With the recent shifting of the offensive line and insertion of Bryant McKinnie at left tackle, it’s hard to tell by just looking at the numbers if Rice’s success running through certain gaps is more a function of personnel or of scheme. This is something the Ravens have clearly studied to combat Wilfork but it’s worth sharing more insight to Rice’s runs.
(following stats c/o ProFootballFocus)
Rice had about even success running between the guard and tackles on both the left and right side. Between left guard (LG) and left tackle (LT), Rice carried 45 times for 216 yards (4.8YPC). Between RG + RT, Rice carried 39 times for 191 yards (4.9YPC).
With the latest offensive line configuration, Rice has upgraded personnel by each of the remaining three positions aside from Marshal Yanda who has already been named to the Pro Bowl. Given these stats are from the majority of the regular season, Rice should expect to be able to build on more success than the near five-yards per carry mark he’s already averaging.

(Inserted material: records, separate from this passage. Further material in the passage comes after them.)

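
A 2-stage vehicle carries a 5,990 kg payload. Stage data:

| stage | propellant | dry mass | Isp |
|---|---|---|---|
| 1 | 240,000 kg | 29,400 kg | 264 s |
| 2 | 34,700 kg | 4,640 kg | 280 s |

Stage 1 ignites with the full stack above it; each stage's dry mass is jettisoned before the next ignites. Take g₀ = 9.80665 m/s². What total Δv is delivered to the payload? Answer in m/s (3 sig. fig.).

Δv ≈ 7700 m/s

Ignition mass of stage 1 = 240,000+29,400 + 34,700+4,640 + 5,990 = 314,730 kg.
Stage 1: m₀ = 314,730 kg, m_f = 314,730 − 240,000 = 74,730 kg; Δv = 264×9.80665×ln(4.212) = 2589.0×1.4378 ≈ 3722 m/s.
Stage 2: m₀ = 45,330 kg, m_f = 45,330 − 34,700 = 10,630 kg; Δv = 280×9.80665×ln(4.264) = 2745.9×1.4503 ≈ 3982 m/s.
Total Δv = 3722 + 3982 = 7704 m/s.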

When Rice does have to cut outside of his tackle, running off-tackle left (Michael Oher’s side for most of the season) was the most successful. Off of LT, Rice carried 25 times for 157 yards (6.3YPC) versus off of RT (Kelechi Osemele for most of the season) where he had 26 attempts but only rushed for 125 yards (4.8YPC).

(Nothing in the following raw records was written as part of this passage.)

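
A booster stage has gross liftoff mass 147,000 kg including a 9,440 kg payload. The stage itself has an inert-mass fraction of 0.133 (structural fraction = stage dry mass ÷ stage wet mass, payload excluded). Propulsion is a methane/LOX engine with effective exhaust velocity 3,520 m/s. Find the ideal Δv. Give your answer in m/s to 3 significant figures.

Δv ≈ 5870 m/s

Stage wet mass = m₀ − payload = 147,000 − 9,440 = 137,560 kg.
Stage dry mass = ε × stage wet mass = 0.133 × 137,560 = 18,295.5 kg.
Burnout mass m_f = stage dry + payload = 18,295.5 + 9,440 = 27,735.5 kg.
Δv = v_e · ln(147,000/27,735.5) = 3520.0 × ln(5.3) = 3520.0 × 1.6677 ≈ 5870 m/s.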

In total, Rice had more success running outside of the tackles (5.5YPC ) than he did going between his guard and tackle (4.8YPC).
There is another major difference in Rice’s production when a tight end is brought in to help block on either side of the offensive line. During most of the season, with the aggressive Osemele at RT, the combination of K.O. and a TE helped Rice to 98 yards on 16 carries (6.1 YPC). When going off LT with the TE helping, Rice had 103 yards on 28 carries (3.8 YPC).
Had the Ravens stuck with the same offensive line configuration all season, it would be easier to dissect their success based on Rice’s runs from a specific position. Given that there has been such a shift in personnel, here is a synopsis of the findings:
- Running between RG+RT vs. LG+LT, Rice had roughly the same success running between the guard and tackle regardless of which side he runs to.
- Running outside LT or RT without TE help, Rice had more success running off of LT, but most of that came with Oher on that side of the line. Oher is a better run blocker than McKinnie so it would seem that Rice should have more success following Oher, this time to the right side.
- Running off LT + TE vs. RT + TE, when Osemele was playing RT, Rice had 2+ YPC greater success running off his side with help from a TE than to the left side with a TE. The stats would show that Oher does fine blocking by himself in the run whereas he isn’t as effective with help on his side.
Rice ended his responses about the Patriots on Wednesday by saying, “They are no walk-in-the-park defense, you have to go out there and execute at a high level.”
In last year’s AFC Championship Game, Rice averaged just 3.2 yards per carry on 21 carries, as Wilfork pushed the Ravens’ interior linemen around all afternoon. In Week 3 though, Rice managed a whopping 5.1 yards per carry.
For Rice to execute at a high level Sunday – which will be key to keeping Tom Brady and the Pats offense on the sideline – he’ll likely have to run outside his tackles, something he’s shown that he’s not quite as comfortable with as he is running through the middle of his offensive line.